I gave up the idea of finding somewhere to stay. All places that I saw were in darkness so were unlikely to welcome a visitor at this now late hour. I was warm, dry and felt secure in my very capable vehicle, but here too lies a danger. It is all too easy to become divorced from what it is like outside; an all too common problem when driving conditions are poor, be it fog, rain or snow. We have all seen others driving way too fast for the conditions, warm and cosy with the stereo on. Stay aware!

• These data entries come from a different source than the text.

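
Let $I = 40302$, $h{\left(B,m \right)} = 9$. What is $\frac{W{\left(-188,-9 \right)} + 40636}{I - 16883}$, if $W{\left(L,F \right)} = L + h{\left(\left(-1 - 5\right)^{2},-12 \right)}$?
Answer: $\frac{40457}{23419} \approx 1.7275$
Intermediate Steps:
$W{\left(L,F \right)} = 9 + L$ ($W{\left(L,F \right)} = L + 9 = 9 + L$)
$\frac{W{\left(-188,-9 \right)} + 40636}{I - 16883} = \frac{\left(9 - 188\right) + 40636}{40302 - 16883} = \frac{-179 + 40636}{23419} = 40457 \cdot \frac{1}{23419} = \frac{40457}{23419}$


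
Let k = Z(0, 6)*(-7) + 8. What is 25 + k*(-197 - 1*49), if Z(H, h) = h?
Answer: 8389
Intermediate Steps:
k = -34 (k = 6*(-7) + 8 = -42 + 8 = -34)
25 + k*(-197 - 1*49) = 25 - 34*(-197 - 1*49) = 25 - 34*(-197 - 49) = 25 - 34*(-246) = 25 + 8364 = 8389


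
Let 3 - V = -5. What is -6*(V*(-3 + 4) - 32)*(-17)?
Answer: -2448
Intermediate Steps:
V = 8 (V = 3 - 1*(-5) = 3 + 5 = 8)
-6*(V*(-3 + 4) - 32)*(-17) = -6*(8*(-3 + 4) - 32)*(-17) = -6*(8*1 - 32)*(-17) = -6*(8 - 32)*(-17) = -(-144)*(-17) = -6*408 = -2448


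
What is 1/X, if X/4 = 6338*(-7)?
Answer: -1/177464 ≈ -5.6349e-6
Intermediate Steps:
X = -177464 (X = 4*(6338*(-7)) = 4*(-44366) = -177464)
1/X = 1/(-177464) = -1/177464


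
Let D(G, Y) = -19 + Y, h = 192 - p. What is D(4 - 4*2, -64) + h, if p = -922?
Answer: 1031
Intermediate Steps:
h = 1114 (h = 192 - 1*(-922) = 192 + 922 = 1114)
D(4 - 4*2, -64) + h = (-19 - 64) + 1114 = -83 + 1114 = 1031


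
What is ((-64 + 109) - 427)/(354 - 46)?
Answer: -191/154 ≈ -1.2403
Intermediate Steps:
((-64 + 109) - 427)/(354 - 46) = (45 - 427)/308 = -382*1/308 = -191/154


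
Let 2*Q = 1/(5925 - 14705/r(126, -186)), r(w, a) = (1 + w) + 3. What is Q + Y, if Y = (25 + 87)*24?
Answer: 406181005/151109 ≈ 2688.0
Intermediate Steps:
r(w, a) = 4 + w
Y = 2688 (Y = 112*24 = 2688)
Q = 13/151109 (Q = 1/(2*(5925 - 14705/(4 + 126))) = 1/(2*(5925 - 14705/130)) = 1/(2*(5925 - 14705*1/130)) = 1/(2*(5925 - 2941/26)) = 1/(2*(151109/26)) = (½)*(26/151109) = 13/151109 ≈ 8.6031e-5)
Q + Y = 13/151109 + 2688 = 406181005/151109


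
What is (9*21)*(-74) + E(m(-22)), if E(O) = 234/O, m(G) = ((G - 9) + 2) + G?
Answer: -237840/17 ≈ -13991.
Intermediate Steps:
m(G) = -7 + 2*G (m(G) = ((-9 + G) + 2) + G = (-7 + G) + G = -7 + 2*G)
(9*21)*(-74) + E(m(-22)) = (9*21)*(-74) + 234/(-7 + 2*(-22)) = 189*(-74) + 234/(-7 - 44) = -13986 + 234/(-51) = -13986 + 234*(-1/51) = -13986 - 78/17 = -237840/17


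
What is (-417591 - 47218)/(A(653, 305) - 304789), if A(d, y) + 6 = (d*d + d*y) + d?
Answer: -464809/321432 ≈ -1.4461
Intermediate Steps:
A(d, y) = -6 + d + d**2 + d*y (A(d, y) = -6 + ((d*d + d*y) + d) = -6 + ((d**2 + d*y) + d) = -6 + (d + d**2 + d*y) = -6 + d + d**2 + d*y)
(-417591 - 47218)/(A(653, 305) - 304789) = (-417591 - 47218)/((-6 + 653 + 653**2 + 653*305) - 304789) = -464809/((-6 + 653 + 426409 + 199165) - 304789) = -464809/(626221 - 304789) = -464809/321432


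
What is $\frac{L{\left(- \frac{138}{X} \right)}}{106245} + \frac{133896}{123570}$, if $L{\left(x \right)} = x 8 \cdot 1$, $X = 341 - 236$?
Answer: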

I was still making reasonable progress as most folk were now, sensibly, at home. Then a row of red lights appeared in front. I could see, a couple of hundred yards ahead, a very substantial tree down across the road. There was a team working on it but this was no sapling. It was going to take them a while even on a good day. More map checking.
I turned around and took to the lanes, eventually getting back to the main road a bit further on. All went reasonably well with just a few branches on the road and one small tree half blocking the it. You have to become super aware. As you drive you are looking at the trees straining against the wind hoping the roots will hold. Floods are dark and often don’t show until you are onto them, all made more tricky if the road is winding. With few about now I was more or less in control of my own situation. I could go at my pace. I also new I could just stop and spend the night in my vehicle. I had food and drink and enough fuel to keep warm along with my ‘suitable’ clothes.
My next problem was when looming out of the darkness the River Severn appeared where the road should have been. I could not see the other side of the flood. Clearly it was time to retreat and find yet another way. More map time and off I set. I was now headed for the M5. All went well until once again the road was flooded. Now in an urban situation with street lights still on I could see more. Applying the ‘how far up the fence’ depth gauge and sometimes driving up onto the higher pavement I was mighty pleased to be in my Land Rover. We waded through to the dry road on the other side of the river – the Severn once again.
I was soon back onto the motorway and headed for home, hoping at least the motorway would be okay. It was. A further couple of hours and I was home. It had been quite a journey with lessons learnt. I was very happy to be a Land Rover owner and used to driving in less than good conditions and also pleased I am pretty good on maps. I was also glad I was sensible enough to take on the relevant supplies early on in these proceedings.